Nimoy had a rich and varied career outside of his most indelible role as Spock, and I like to think that the variety of roles he played in his too-short run on Mission helped people to see him as capable of far more than just his logical alter ego. I always wished that they'd just gone ahead and made Lee Meriwether the permanent successor to Barbara Bain, to go with Nimoy as Martin Landau's successor. A Graves-Nimoy-Meriwether-Morris-Lupus team would have been just about unbeatable. I also can't help but wonder what Nimoy might have made of the planned 1980s big-screen version of Mission with the planned title of Good Morning, Mr. Phelps that he was approached to direct following his great success with back-to-back Trek movies.

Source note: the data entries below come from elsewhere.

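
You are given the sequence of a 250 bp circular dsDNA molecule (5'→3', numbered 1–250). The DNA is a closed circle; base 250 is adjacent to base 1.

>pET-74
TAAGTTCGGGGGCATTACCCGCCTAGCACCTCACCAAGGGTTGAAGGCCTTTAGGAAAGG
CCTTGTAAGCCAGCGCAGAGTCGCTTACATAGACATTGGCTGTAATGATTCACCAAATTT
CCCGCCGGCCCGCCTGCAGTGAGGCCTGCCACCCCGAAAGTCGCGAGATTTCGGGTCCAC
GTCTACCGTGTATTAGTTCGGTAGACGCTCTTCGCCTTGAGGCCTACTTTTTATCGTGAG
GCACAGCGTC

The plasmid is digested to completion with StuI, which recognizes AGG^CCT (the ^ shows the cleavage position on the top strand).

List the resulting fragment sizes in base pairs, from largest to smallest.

StuI sites (AGGCCT) start at positions 45, 58, 142, 220.
StuI cuts after base 3 of each site, so after positions 47, 60, 144, 222.
Circular molecule, 4 cuts → 4 fragments:
  48–60 → 13 bp
  61–144 → 84 bp
  145–222 → 78 bp
  223–250 then 1–47 → 28 + 47 = 75 bp
Sorted largest to smallest: 84, 78, 75, 13 bp.

84, 78, 75, 13 bp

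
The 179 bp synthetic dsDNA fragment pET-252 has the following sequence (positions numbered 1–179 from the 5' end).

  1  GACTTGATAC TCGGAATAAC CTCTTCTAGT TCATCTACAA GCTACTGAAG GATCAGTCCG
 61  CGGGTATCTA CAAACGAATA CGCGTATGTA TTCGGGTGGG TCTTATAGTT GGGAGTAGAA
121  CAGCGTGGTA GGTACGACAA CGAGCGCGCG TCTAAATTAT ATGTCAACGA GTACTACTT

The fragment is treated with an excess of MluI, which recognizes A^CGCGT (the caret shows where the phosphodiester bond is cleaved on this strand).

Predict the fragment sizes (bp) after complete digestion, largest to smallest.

The MluI site (ACGCGT) starts at position 80.
MluI cuts after the first base of each site, so after position 80.
Linear molecule, 1 cut → 2 fragments:
  1–80 → 80 bp
  81–179 → 99 bp
Sorted largest to smallest: 99, 80 bp.

99, 80 bp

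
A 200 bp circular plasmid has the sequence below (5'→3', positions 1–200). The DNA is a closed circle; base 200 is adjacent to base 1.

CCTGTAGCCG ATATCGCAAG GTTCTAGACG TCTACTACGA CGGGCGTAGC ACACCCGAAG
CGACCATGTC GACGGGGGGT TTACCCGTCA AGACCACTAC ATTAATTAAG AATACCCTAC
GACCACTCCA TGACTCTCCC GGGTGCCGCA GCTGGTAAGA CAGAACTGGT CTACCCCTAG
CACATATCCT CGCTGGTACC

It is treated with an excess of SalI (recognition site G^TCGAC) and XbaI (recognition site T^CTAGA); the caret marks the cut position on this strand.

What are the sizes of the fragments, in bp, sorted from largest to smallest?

The SalI site (GTCGAC) starts at position 68.
SalI cuts after the first base of each site, so after position 68.
The XbaI site (TCTAGA) starts at position 23.
XbaI cuts after the first base of each site, so after position 23.
Combined cut positions: 23, 68.
Circular molecule, 2 cuts → 2 fragments:
  24–68 → 45 bp
  69–200 then 1–23 → 132 + 23 = 155 bp
Sorted largest to smallest: 155, 45 bp.

155, 45 bp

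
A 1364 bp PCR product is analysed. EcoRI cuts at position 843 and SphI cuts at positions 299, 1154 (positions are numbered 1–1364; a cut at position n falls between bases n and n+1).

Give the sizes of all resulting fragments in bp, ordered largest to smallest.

544, 311, 299, 210 bp

Combined cut positions (sorted): 299, 843, 1154.
Linear molecule, 3 cuts → 4 fragments:
  299 − 0 = 299 bp
  843 − 299 = 544 bp
  1154 − 843 = 311 bp
  1364 − 1154 = 210 bp
Sorted largest to smallest: 544, 311, 299, 210 bp.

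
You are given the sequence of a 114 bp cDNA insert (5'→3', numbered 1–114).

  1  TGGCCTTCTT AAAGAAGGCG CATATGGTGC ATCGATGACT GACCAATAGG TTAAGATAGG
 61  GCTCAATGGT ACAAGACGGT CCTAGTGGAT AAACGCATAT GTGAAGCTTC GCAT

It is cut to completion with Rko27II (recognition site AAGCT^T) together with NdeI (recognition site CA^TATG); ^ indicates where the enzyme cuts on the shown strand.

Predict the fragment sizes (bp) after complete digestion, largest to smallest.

The Rko27II site (AAGCTT) starts at position 104.
Rko27II cuts after base 5 of each site (before the last base), so after position 108.
NdeI sites (CATATG) start at positions 21, 96.
NdeI cuts after base 2 of each site, so after positions 22, 97.
Combined cut positions: 22, 97, 108.
Linear molecule, 3 cuts → 4 fragments:
  1–22 → 22 bp
  23–97 → 75 bp
  98–108 → 11 bp
  109–114 → 6 bp
Sorted largest to smallest: 75, 22, 11, 6 bp.

75, 22, 11, 6 bp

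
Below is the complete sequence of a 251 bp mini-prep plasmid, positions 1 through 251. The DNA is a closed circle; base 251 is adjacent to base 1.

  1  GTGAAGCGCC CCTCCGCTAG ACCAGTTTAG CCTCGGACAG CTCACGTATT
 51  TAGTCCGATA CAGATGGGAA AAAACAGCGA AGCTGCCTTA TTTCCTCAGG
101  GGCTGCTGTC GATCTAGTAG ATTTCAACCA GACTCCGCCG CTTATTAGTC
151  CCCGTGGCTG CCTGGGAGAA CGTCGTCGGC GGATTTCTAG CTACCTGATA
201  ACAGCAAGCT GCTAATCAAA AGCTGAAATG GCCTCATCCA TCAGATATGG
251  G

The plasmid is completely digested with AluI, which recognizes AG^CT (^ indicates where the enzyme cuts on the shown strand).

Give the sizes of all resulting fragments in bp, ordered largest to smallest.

AluI sites (AGCT) start at positions 39, 81, 189, 207, 221.
AluI cuts after base 2 of each site, so after positions 40, 82, 190, 208, 222.
Circular molecule, 5 cuts → 5 fragments:
  41–82 → 42 bp
  83–190 → 108 bp
  191–208 → 18 bp
  209–222 → 14 bp
  223–251 then 1–40 → 29 + 40 = 69 bp
Sorted largest to smallest: 108, 69, 42, 18, 14 bp.

108, 69, 42, 18, 14 bp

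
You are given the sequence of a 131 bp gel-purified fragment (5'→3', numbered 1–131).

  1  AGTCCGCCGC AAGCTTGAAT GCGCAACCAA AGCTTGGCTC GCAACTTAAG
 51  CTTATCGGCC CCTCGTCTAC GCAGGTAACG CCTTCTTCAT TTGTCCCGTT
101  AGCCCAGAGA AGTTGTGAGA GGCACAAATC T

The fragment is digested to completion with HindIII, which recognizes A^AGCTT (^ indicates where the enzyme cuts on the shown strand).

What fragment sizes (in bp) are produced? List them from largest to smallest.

83, 19, 18, 11 bp

HindIII sites (AAGCTT) start at positions 11, 30, 48.
HindIII cuts after the first base of each site, so after positions 11, 30, 48.
Linear molecule, 3 cuts → 4 fragments:
  1–11 → 11 bp
  12–30 → 19 bp
  31–48 → 18 bp
  49–131 → 83 bp
Sorted largest to smallest: 83, 19, 18, 11 bp.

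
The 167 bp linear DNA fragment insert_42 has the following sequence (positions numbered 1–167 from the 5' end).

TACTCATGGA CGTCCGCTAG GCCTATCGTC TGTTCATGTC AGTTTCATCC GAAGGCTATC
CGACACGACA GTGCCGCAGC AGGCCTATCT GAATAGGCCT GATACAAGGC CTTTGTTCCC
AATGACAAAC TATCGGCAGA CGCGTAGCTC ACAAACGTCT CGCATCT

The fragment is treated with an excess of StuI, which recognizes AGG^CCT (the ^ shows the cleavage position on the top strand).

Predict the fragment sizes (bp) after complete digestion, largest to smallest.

62, 58, 21, 14, 12 bp

StuI sites (AGGCCT) start at positions 19, 81, 95, 107.
StuI cuts after base 3 of each site, so after positions 21, 83, 97, 109.
Linear molecule, 4 cuts → 5 fragments:
  1–21 → 21 bp
  22–83 → 62 bp
  84–97 → 14 bp
  98–109 → 12 bp
  110–167 → 58 bp
Sorted largest to smallest: 62, 58, 21, 14, 12 bp.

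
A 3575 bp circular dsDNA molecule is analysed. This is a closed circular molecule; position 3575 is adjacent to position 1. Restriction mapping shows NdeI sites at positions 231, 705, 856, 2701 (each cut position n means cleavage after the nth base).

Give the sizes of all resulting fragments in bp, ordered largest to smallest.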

No one should be surprised, of course, that the great majority of the obituaries and tributes to Nimoy are glossing over his work on Mission, and concentrating on Spock. In Spock, Nimoy created one of American popular culture's true originals, and I felt that it was right and just that he was the lone member of the original crew to appear in the Abrams reboot. No disrespect to William Shatner, but let's face it, dashing, lusty, swashbuckling explorer/commanders are a dime a dozen in genre fiction. Spock, on the other hand, was a character like no one and nothing ever seen before, and in many ways embodied the true soul and spirit of Trek. Would I have been as moved if it had been Shatner's Kirk in that snowy cave in the '09 film? I don't think so.

(And let's not forget -- Shatner made his own contribution to Mission, in the form of two late-stage guest appearances. How they didn't manage to snag him while Nimoy was part of the cast, I'll never fathom.)

And in closing let me say that Nimoy made another notable contribution to the world of intrigue, in the form of one of the greatest Cold War thrillers ever -- Star Trek VI: The Undiscovered Country! Nimoy executive-produced the film and is credited with its original story, and it was he who came up with the film's basic premise of "the Wall coming down in space." Seeing a Trek movie that hit so many of the classic story beats of the spy subgenre that sprung up in the age of glasnost and perestroika was, for this longtime fan of Trek and spies, a genuine pleasure -- right down to the climactic scene of an assassin carefully assembling a telescopic high-powered rifle, preparing to take out a head of state as the heroes race against time to keep the peace. How many times have we seen THAT one in the annals of thriller fiction, on the big screen, the small screen and on the page? (I'm not complaining at all and I hope I don't come off that way -- I loved seeing Trek take a dip into intergalactic intrigue.)

Leonard Nimoy had been, and ever shall be, a legend. And no one will ever disavow any knowledge of his actions. I hope that someone, somewhere, did finally get to ask him about Mission.

Tanner said...

Thank you, Quiller. An excellent remembrance there yourself! I didn't want to detract from his undeniable cultural impact as Spock, just, as you say, focus on the side of his career I knew most obits would overlook. I agree that it was only right that he be the cast member who carried the torch from one series to the next, and it was a wonderful moment to see him in that ice cave! Star Trek VI occurred to me after I wrote the obit as a good spy connection too, and I thought about updating it, but haven't yet. I was also thinking about adding something about his planned M:I movie. All I know about that is from White's book. Try as I might, I've never been able to track down a script. Have you? I often wonder how such a movie would have turned out! It sure would have been cool to see the original M:I crew do a series of features as successful as the Trek ones....

TC said...
This comment has been removed by the author.
TC said...

Reportedly, Martin Landau was considered for the role of Spock, but he ended up on Mission Impossible instead. Then, when he left MI, his replacement was Leonard Nimoy.

Landau and Barbara Bain next starred on Space:1999. They went from a spy series to a science fiction show. Nimoy went the opposite route, from sci-fi to spy-fi.